Das Kastell besteht deshalb heute vor allem aus einem großen Hof, der von einer zinnenbewehrten Mauer umgeben ist, und einem dreigeschossigen Wehrturm. Der Blick über die Stadt ist schön (auffällig das rot-weiß-gestreifte Haus an der Paralia, in dem die Fans des Sportvereines Olympiakos Piräus residieren. Das muss eine Art Bayern München Griechenlands sein, dass es auch so weit abseits des Vereinssitzes so viele Fans hat. Und mir fallen die feiernden Juve-Fans auf Salina ein.)

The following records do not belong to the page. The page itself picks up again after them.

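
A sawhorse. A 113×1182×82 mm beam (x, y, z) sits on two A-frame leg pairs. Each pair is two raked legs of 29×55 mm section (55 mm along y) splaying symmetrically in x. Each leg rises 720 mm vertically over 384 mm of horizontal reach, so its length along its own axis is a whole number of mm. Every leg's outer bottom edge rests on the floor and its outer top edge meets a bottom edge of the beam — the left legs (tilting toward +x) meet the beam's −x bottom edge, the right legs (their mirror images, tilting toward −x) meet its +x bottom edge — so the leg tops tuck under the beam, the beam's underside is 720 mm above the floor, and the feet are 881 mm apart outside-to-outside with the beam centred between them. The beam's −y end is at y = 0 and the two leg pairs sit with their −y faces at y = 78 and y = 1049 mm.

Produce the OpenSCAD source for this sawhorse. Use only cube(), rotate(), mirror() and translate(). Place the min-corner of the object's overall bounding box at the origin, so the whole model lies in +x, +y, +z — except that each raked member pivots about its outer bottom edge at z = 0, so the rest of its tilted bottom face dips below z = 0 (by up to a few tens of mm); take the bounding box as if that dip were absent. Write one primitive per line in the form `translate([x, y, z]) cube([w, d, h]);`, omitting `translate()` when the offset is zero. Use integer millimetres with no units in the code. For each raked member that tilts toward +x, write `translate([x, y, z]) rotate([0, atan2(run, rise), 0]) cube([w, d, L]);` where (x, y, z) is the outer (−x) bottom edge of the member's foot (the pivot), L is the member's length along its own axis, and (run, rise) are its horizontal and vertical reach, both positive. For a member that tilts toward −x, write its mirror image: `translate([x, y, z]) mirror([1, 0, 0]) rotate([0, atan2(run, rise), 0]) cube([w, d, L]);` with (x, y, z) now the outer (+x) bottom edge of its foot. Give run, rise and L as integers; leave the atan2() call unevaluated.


translate([384, 0, 720]) cube([113, 1182, 82]);
translate([0, 78, 0]) rotate([0, atan2(384, 720), 0]) cube([29, 55, 816]);
translate([881, 78, 0]) mirror([1, 0, 0]) rotate([0, atan2(384, 720), 0]) cube([29, 55, 816]);
translate([0, 1049, 0]) rotate([0, atan2(384, 720), 0]) cube([29, 55, 816]);
translate([881, 1049, 0]) mirror([1, 0, 0]) rotate([0, atan2(384, 720), 0]) cube([29, 55, 816]);


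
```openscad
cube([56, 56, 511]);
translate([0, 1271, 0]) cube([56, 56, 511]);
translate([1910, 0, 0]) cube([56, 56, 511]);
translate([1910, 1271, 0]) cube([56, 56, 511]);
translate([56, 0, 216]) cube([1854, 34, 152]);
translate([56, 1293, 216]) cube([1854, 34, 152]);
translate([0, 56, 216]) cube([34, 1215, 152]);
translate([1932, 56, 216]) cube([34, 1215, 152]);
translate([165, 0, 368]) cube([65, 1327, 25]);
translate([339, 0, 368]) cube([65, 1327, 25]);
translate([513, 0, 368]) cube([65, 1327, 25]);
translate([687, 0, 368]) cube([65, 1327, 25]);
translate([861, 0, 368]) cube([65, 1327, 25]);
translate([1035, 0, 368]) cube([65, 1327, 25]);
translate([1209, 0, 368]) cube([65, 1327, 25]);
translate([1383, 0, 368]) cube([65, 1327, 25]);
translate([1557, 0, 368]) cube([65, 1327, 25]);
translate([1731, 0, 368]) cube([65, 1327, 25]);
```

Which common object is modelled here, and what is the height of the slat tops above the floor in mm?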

Das Grün des wild wuchernden, kleingelbblütigen Krautes, das den weiten Innenhof bedeckt, kontrastiert schön zum dunklen Himmel, der allerdings mit Regen droht.
In den Wehrturm kann man hinein, er hat drinnen keine Zwischenetagen, nur eine leere Hülle.

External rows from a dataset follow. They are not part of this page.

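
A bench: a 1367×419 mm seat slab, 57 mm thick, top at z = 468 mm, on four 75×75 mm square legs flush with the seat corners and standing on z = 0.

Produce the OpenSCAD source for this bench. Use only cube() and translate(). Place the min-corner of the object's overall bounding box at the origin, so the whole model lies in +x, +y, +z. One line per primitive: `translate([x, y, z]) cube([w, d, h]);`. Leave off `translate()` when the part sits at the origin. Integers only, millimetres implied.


translate([0, 0, 411]) cube([1367, 419, 57]);
cube([75, 75, 411]);
translate([0, 344, 0]) cube([75, 75, 411]);
translate([1292, 0, 0]) cube([75, 75, 411]);
translate([1292, 344, 0]) cube([75, 75, 411]);


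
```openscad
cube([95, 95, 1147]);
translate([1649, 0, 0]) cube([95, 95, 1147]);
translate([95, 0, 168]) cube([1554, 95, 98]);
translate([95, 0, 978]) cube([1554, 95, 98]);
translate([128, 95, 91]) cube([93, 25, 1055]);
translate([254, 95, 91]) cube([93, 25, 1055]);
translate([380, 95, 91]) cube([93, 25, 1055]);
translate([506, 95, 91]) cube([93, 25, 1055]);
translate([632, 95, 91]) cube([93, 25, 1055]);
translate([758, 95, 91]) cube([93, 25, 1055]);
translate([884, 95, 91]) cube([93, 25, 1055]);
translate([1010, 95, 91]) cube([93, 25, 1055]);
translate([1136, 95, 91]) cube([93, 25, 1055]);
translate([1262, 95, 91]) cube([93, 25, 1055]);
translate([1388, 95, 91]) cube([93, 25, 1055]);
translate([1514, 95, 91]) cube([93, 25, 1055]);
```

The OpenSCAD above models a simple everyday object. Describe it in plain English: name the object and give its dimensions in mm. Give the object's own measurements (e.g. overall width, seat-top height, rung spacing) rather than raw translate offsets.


A fence section. Two 95×95 mm posts, 1147 mm tall, stand on the floor with a clear span of 1554 mm between their inner faces. Two horizontal rails of 95×98 mm section span the gap between the posts with their undersides at z = 168 mm and z = 978 mm, flush with the posts' −y face. 12 pickets, each 93 mm wide, 25 mm thick and 1055 mm tall, are fixed to the +y face of the rails with their bottoms at z = 91 mm, spaced across the span with a 33 mm gap after the −x post and between neighbouring pickets, with 42 mm left before the +x post.


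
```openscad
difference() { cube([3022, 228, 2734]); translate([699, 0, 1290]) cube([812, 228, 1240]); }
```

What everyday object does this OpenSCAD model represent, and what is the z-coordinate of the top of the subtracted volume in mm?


A wall with a window opening. The window head height is 2530 mm.

A wall with a rectangular opening subtracted — a window. Sill at z = 1290, opening 1240 mm tall, so the head is at 1290 + 1240 = 2530 mm.


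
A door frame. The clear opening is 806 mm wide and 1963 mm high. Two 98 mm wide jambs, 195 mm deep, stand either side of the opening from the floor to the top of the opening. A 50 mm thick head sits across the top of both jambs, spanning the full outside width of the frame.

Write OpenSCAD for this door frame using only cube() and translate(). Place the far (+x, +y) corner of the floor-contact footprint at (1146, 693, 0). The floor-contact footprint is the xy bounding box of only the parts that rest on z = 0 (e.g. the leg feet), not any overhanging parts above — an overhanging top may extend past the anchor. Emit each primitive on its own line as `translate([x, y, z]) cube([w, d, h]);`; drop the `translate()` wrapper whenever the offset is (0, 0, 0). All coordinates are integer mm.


translate([144, 498, 0]) cube([98, 195, 1963]);
translate([1048, 498, 0]) cube([98, 195, 1963]);
translate([144, 498, 1963]) cube([1002, 195, 50]);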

Als ich ihn verlasse, merkt eine Wächterin, die im Tickethäuschen daneben sitzt, dass da doch glatt eine Besucherin ist. Nachträglich muss ich noch den Eintritt von einem Euro bezahlen. Na, das ist zu verkraften.
Wohin nun? Hinunter zum Hafen. Die weiße Treppenkanten zeichnen ein wildes Muster auf den Weg hinab, ein Hündchen bellt vom Balkon herab.

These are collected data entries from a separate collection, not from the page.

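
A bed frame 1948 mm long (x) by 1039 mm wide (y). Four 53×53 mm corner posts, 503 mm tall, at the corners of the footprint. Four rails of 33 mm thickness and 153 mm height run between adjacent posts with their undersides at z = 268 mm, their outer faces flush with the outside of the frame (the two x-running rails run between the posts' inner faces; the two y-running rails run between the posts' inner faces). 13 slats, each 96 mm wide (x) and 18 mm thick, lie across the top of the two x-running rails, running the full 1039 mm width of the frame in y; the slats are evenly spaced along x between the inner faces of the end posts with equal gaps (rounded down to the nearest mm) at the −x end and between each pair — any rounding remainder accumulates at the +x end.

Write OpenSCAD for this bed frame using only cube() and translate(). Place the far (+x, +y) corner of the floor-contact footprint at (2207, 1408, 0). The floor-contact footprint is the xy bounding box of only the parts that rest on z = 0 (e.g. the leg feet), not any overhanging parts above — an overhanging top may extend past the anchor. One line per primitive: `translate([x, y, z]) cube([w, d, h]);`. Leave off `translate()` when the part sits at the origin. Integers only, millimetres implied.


translate([259, 369, 0]) cube([53, 53, 503]);
translate([259, 1355, 0]) cube([53, 53, 503]);
translate([2154, 369, 0]) cube([53, 53, 503]);
translate([2154, 1355, 0]) cube([53, 53, 503]);
translate([312, 369, 268]) cube([1842, 33, 153]);
translate([312, 1375, 268]) cube([1842, 33, 153]);
translate([259, 422, 268]) cube([33, 933, 153]);
translate([2174, 422, 268]) cube([33, 933, 153]);
translate([354, 369, 421]) cube([96, 1039, 18]);
translate([492, 369, 421]) cube([96, 1039, 18]);
translate([630, 369, 421]) cube([96, 1039, 18]);
translate([768, 369, 421]) cube([96, 1039, 18]);
translate([906, 369, 421]) cube([96, 1039, 18]);
translate([1044, 369, 421]) cube([96, 1039, 18]);
translate([1182, 369, 421]) cube([96, 1039, 18]);
translate([1320, 369, 421]) cube([96, 1039, 18]);
translate([1458, 369, 421]) cube([96, 1039, 18]);
translate([1596, 369, 421]) cube([96, 1039, 18]);
translate([1734, 369, 421]) cube([96, 1039, 18]);
translate([1872, 369, 421]) cube([96, 1039, 18]);
translate([2010, 369, 421]) cube([96, 1039, 18]);


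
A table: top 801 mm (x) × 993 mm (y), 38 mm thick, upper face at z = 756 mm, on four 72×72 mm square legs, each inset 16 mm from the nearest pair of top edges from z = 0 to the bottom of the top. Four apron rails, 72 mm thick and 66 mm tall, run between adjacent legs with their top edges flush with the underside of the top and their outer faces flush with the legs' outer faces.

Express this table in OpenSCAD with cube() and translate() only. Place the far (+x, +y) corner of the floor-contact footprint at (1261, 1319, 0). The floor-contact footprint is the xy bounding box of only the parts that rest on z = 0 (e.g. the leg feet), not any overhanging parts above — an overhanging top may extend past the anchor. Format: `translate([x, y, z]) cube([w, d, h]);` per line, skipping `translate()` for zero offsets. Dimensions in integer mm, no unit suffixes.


translate([476, 342, 718]) cube([801, 993, 38]);
translate([492, 358, 0]) cube([72, 72, 718]);
translate([1189, 358, 0]) cube([72, 72, 718]);
translate([492, 1247, 0]) cube([72, 72, 718]);
translate([1189, 1247, 0]) cube([72, 72, 718]);
translate([564, 358, 652]) cube([625, 72, 66]);
translate([564, 1247, 652]) cube([625, 72, 66]);
translate([492, 430, 652]) cube([72, 817, 66]);
translate([1189, 430, 652]) cube([72, 817, 66]);


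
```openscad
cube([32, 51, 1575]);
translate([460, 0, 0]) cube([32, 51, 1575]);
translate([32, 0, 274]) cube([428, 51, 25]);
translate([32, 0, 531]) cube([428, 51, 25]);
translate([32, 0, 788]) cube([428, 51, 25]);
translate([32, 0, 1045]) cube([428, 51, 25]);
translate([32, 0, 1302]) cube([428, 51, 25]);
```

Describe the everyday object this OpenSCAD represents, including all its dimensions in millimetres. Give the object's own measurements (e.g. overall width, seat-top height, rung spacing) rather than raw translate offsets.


A straight ladder. Two 32×51 mm vertical rails, 1575 mm tall, stand 492 mm apart (outside-to-outside) with their front faces coplanar on the −y side. 5 rungs, each 51 mm deep and 25 mm tall, span between the inner faces of the rails, front faces flush with the rails. The lowest rung's underside is at z = 274 mm and rungs are spaced 257 mm apart (underside to underside).


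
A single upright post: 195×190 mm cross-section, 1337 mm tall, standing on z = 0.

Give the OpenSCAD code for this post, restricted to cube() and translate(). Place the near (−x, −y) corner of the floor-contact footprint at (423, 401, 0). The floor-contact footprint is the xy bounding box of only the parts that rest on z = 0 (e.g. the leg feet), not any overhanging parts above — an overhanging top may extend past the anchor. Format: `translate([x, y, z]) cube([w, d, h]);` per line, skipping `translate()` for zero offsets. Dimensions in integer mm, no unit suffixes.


translate([423, 401, 0]) cube([195, 190, 1337]);


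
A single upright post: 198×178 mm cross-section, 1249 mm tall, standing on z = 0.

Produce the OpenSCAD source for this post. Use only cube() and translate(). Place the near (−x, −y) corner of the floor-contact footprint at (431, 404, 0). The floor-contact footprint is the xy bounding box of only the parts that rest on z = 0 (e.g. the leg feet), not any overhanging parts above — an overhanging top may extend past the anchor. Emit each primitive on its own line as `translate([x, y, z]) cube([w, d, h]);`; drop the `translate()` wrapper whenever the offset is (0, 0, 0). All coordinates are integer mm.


translate([431, 404, 0]) cube([198, 178, 1249]);


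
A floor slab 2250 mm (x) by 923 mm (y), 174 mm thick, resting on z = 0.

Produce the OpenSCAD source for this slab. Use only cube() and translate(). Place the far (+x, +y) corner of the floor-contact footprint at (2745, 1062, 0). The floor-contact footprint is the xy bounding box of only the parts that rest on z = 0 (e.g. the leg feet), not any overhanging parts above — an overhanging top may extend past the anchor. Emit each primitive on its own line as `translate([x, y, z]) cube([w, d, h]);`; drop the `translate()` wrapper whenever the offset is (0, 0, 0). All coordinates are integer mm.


translate([495, 139, 0]) cube([2250, 923, 174]);


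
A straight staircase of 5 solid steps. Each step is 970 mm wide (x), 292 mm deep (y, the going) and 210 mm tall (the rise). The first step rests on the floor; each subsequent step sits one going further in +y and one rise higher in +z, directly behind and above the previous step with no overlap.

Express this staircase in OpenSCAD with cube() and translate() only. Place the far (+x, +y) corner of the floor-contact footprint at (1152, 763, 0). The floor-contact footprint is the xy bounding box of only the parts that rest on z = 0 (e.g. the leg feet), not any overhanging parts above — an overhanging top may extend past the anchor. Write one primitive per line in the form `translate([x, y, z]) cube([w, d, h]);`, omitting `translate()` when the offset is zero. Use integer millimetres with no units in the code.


translate([182, 471, 0]) cube([970, 292, 210]);
translate([182, 763, 210]) cube([970, 292, 210]);
translate([182, 1055, 420]) cube([970, 292, 210]);
translate([182, 1347, 630]) cube([970, 292, 210]);
translate([182, 1639, 840]) cube([970, 292, 210]);


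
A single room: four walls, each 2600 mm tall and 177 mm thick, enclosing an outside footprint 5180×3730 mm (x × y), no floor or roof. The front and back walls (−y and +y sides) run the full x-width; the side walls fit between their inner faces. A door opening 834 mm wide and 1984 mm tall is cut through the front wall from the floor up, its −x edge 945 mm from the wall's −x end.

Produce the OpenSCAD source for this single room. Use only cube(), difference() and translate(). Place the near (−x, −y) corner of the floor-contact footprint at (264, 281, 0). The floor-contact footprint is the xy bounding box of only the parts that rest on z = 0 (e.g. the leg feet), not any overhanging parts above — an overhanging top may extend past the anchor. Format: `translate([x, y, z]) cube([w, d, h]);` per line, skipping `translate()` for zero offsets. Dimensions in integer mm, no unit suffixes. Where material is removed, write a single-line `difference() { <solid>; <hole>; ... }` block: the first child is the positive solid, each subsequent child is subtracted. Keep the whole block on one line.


difference() { translate([264, 281, 0]) cube([5180, 177, 2600]); translate([1209, 281, 0]) cube([834, 177, 1984]); }
translate([264, 3834, 0]) cube([5180, 177, 2600]);
translate([264, 458, 0]) cube([177, 3376, 2600]);
translate([5267, 458, 0]) cube([177, 3376, 2600]);


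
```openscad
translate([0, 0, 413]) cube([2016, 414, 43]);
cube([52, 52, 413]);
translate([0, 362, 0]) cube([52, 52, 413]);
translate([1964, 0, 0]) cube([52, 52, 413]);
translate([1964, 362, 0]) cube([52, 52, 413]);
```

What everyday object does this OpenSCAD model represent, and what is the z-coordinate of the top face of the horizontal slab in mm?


A bench. The seat-top height is 456 mm.

A long slab on four corner posts — a bench. The slab sits at z = 413 with thickness 43, so the top is 413 + 43 = 456 mm.


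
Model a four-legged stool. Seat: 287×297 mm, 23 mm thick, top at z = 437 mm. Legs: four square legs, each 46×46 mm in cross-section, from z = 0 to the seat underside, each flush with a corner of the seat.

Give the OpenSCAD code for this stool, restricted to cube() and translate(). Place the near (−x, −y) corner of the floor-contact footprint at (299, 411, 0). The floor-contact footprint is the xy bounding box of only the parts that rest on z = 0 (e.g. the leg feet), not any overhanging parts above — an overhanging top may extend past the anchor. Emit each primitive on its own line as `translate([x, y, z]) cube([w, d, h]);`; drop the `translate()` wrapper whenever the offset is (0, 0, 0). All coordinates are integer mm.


// leg_h = 437 - 23 = 414
translate([299, 411, 414]) cube([287, 297, 23]);
translate([299, 411, 0]) cube([46, 46, 414]);
translate([540, 411, 0]) cube([46, 46, 414]);
translate([299, 662, 0]) cube([46, 46, 414]);
translate([540, 662, 0]) cube([46, 46, 414]);


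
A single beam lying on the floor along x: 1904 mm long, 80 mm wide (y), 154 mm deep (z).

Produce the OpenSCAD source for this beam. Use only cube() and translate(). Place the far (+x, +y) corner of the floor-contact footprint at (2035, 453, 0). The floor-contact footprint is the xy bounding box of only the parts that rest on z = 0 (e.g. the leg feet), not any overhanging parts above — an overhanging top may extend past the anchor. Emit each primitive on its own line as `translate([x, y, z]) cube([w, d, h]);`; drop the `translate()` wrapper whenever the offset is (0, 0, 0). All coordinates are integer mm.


translate([131, 373, 0]) cube([1904, 80, 154]);


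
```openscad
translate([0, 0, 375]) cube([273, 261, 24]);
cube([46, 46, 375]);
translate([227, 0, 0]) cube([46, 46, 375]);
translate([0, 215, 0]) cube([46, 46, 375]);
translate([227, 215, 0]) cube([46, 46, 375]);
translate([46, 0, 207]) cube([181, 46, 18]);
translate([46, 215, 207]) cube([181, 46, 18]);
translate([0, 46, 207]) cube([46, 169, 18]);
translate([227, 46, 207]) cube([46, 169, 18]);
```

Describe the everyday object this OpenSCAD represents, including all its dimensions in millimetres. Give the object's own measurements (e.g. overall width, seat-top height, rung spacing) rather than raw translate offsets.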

An der nördlichen Paralia, wo es auch zum Fähranleger für die Fähre nach Karpathos geht, trennt ein Becken das Ufer und die Zufahrtsstraße. In der Antike soll das ein Becken zum Aufbewahren gefangener Fische gewesen sein. Jetzt tummeln sich hier Gänse und Enten. Weiter vorne sind ein paar Kaikia aufgebockt, und dann liegt da noch eine abgetakeltes Schiff namens "Dolgoruki". Für eine Fähre etwas klein, für ein Ausflugsschiff etwas groß. Was es wohl für eine Geschichte hat, die er hier hat enden lassen?
(Ich habe ein wenig recherchiert: Am 10.12.2013 wurde das Schiff offenbar bei Ierapetra wegen Zigarettenschmuggels aufgegriffen und in den Hafen von Sitia gebracht. Auf alle Fälle will man das Wrack beseitigen, aber so etwas kann in Griechenland dauern, denn dafür muss man Geld in die Hand nehmen, und wer hat das schon?)
So, und nun ist endlich Zeit für den Einkaufsbummel. Es hat nette Lädchen, in denen ich die gewünschten Mitbringsel - getrocknete Feigen aus Kimi, Diktamos, Raki - bekomme. Besonders gut gefällt mir eine Nussrösterei, in der es Mandeln, Nüsse und Knabberzeug in zig Variaten gibt.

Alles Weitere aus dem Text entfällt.